Chief inspector slams ‘miserable conditions’ facing seasonal workers
The social affairs ministry inspectorate has warned in its 2021 annual report that people moving to the Netherlands to do low-skilled work are living in ‘increasingly miserable conditions’ and that Dutch firms are opting to use cheap foreign workers rather than innovate or improve working conditions.
‘People from other EU countries… wait for a text message to tell them if they have work the next day or not, even though they were promised a proper job,’ chief inspector Rits de Boer says in a stinging introduction to the report.
There is a ‘high turnover in anonymous temporary workers who are exposed to dangerous chemicals, who are promised 40 hour weeks but work 20, who work 40 hours but are paid for 20, a distorted balance of power which has psychiatric impact and carries a risk of sexual harassment.’
The chief inspector goes on to criticize employers who dump workers once they have worked long enough to have more rights, or who treat workers as freelancers so they can avoid tax and premiums and pay less than the minimum wage. He also slams landlords who provide dirty, expensive housing. In some cases, construction workers are sleeping on the building site itself, De Boer said.
The current situation, says De Boer, means that private companies are boosting labour migration and earning the money, but that society at large is picking up the bill in the form of pressure on the housing market, public services and the education system.
It is often said that seasonal workers are ‘doing the work we Dutch don’t want to do,’ De Boer said. ‘But if the Dutch don’t want to do the work, what does that say about how we see the people who do?… If the Dutch don’t want to do the heavy, dirty and dangerous jobs, is that really the sort of work we should be offering in the Netherlands?’
Stabilise the population
Given all this, the Netherlands has little choice other than to ‘orientate itself’ on ‘stabilising the size of the population’ and carrying out a fundamental reorientation of what work means, he said.
‘From the perspective of the inspectorate,’ he said, ‘it makes sense for us in the Netherlands, to reflect on what sustainable work and a sustainable labour market entail, preferably in a European context.’

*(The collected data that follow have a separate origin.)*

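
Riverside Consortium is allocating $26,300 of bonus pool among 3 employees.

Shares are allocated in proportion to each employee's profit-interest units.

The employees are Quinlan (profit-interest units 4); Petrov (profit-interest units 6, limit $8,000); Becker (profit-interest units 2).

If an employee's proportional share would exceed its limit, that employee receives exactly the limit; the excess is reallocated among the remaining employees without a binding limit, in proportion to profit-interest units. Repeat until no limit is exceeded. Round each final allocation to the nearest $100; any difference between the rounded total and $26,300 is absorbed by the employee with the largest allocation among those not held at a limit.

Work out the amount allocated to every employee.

Quinlan: $12,200; Petrov: $8,000; Becker: $6,100

Sum of profit-interest units: 12.
Proportional shares (ignoring caps): Quinlan 8,766.67; Petrov 13,150.00; Becker 4,383.33.
Held at cap: Petrov ($8,000); residual $18,300 reallocated over remaining profit-interest units 6.
Shares after redistribution: Quinlan 12,200.00 → $12,200; Becker 6,100.00 → $6,100.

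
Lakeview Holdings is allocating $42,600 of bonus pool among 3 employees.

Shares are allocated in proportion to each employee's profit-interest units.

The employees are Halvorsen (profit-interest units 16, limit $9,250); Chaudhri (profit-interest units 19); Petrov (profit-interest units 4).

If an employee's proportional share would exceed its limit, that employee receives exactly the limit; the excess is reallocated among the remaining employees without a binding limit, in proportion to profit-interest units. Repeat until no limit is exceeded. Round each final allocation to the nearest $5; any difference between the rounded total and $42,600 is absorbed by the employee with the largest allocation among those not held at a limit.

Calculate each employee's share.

Halvorsen: $9,250; Chaudhri: $27,550; Petrov: $5,800

Sum of profit-interest units: 39.
Pro-rata shares before constraints: Halvorsen 17,476.92; Chaudhri 20,753.85; Petrov 4,369.23.
Capped: Halvorsen ($9,250); balance $33,350 reallocated over remaining profit-interest units 23.
Shares after redistribution: Chaudhri 27,550.00 → $27,550; Petrov 5,800.00 → $5,800.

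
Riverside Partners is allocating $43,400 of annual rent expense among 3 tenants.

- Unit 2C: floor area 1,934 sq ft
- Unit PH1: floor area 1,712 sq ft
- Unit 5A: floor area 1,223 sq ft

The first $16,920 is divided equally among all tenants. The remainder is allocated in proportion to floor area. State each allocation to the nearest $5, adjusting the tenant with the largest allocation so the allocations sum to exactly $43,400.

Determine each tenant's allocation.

Unit 2C: $16,160 · Unit PH1: $14,950 · Unit 5A: $12,290

$16,920 shared equally gives $5,640 per tenant.
Remainder $26,480 by floor area (total 4,869): Unit 2C 10,518.04 → $10,520; Unit PH1 9,310.69 → $9,310; Unit 5A 6,651.27 → $6,650.
Totals: Unit 2C $5,640 + $10,520 = $16,160; Unit PH1 $5,640 + $9,310 = $14,950; Unit 5A $5,640 + $6,650 = $12,290.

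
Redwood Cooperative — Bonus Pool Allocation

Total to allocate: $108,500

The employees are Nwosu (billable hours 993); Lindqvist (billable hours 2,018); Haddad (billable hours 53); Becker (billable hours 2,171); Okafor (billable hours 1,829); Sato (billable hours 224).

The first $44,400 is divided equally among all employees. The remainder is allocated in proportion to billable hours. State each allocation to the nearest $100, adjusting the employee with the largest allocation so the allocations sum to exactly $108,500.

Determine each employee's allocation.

Equal tier: $44,400 ÷ 6 = $7,400 apiece.
Remainder $64,100 by billable hours (total 7,288): Nwosu 8,733.71 → $8,700; Lindqvist 17,748.87 → $17,700; Haddad 466.15 → $500; Becker 19,094.55 → $19,100; Okafor 16,086.57 → $16,100; Sato 1,970.14 → $2,000.
Totals: Nwosu $7,400 + $8,700 = $16,100; Lindqvist $7,400 + $17,700 = $25,100; Haddad $7,400 + $500 = $7,900; Becker $7,400 + $19,100 = $26,500; Okafor $7,400 + $16,100 = $23,500; Sato $7,400 + $2,000 = $9,400.

Nwosu: $16,100 | Lindqvist: $25,100 | Haddad: $7,900 | Becker: $26,500 | Okafor: $23,500 | Sato: $9,400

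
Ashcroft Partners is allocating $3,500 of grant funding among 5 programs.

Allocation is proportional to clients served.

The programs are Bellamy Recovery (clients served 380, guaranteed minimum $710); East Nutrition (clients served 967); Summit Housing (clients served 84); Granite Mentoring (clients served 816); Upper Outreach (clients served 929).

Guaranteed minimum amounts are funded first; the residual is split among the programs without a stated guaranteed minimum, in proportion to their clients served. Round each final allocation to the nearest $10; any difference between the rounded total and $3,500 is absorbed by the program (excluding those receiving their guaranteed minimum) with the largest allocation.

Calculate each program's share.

Bellamy Recovery: $710; East Nutrition: $970; Summit Housing: $80; Granite Mentoring: $810; Upper Outreach: $930

Fund the minimums — Bellamy Recovery $710. Residual $2,790.
Residual split over remaining clients served 2,796: East Nutrition 964.92 → $960; Summit Housing 83.82 → $80; Granite Mentoring 814.25 → $810; Upper Outreach 927.01 → $930.
Rounding difference +$10 applied to East Nutrition → $970.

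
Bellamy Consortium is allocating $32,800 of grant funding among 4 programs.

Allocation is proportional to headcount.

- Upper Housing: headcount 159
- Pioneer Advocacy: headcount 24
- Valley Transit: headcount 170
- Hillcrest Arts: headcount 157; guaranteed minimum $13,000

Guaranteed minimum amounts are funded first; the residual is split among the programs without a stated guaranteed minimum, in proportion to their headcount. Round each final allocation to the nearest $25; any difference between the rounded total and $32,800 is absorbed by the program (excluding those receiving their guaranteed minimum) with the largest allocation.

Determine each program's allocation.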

The inspectors’ report is the latest in a string of damning publications on the plight of eastern European workers in the Netherlands.
Mental health
A report published in April said that seasonal and short-term contract workers who come to the Netherlands to work are at risk of serious physical and mental health problems because of their working conditions.
Long hours, high productivity pressure, hard physical work and uncertainty about accommodation are combining to create ‘an impact on physical and mental health on a scale which we didn’t anticipate’, said researcher Inge Goorts of health expertise centre Pharos.
A major report commissioned by the government and published in 2020 made 50 recommendations for improving the situation of people coming to the Netherlands from abroad to work in greenhouses or in the meat industry.
Licences
The report, by former Socialist party leader Emile Roemer, called for the reintroduction of licences for agencies which bring in workers from abroad.
Roemer’s report also recommended stopping agencies providing housing as part of a job contract. Instead seasonal workers should be given individual rental contracts, their own rooms, and be allowed to stay on the premises for up to a month if they lose their jobs.
However, so far nothing has been done by the government to implement the measures.
Some 500,000 people from other EU countries work in Netherlands, mainly in farming, distribution centres, factories and the meat industry.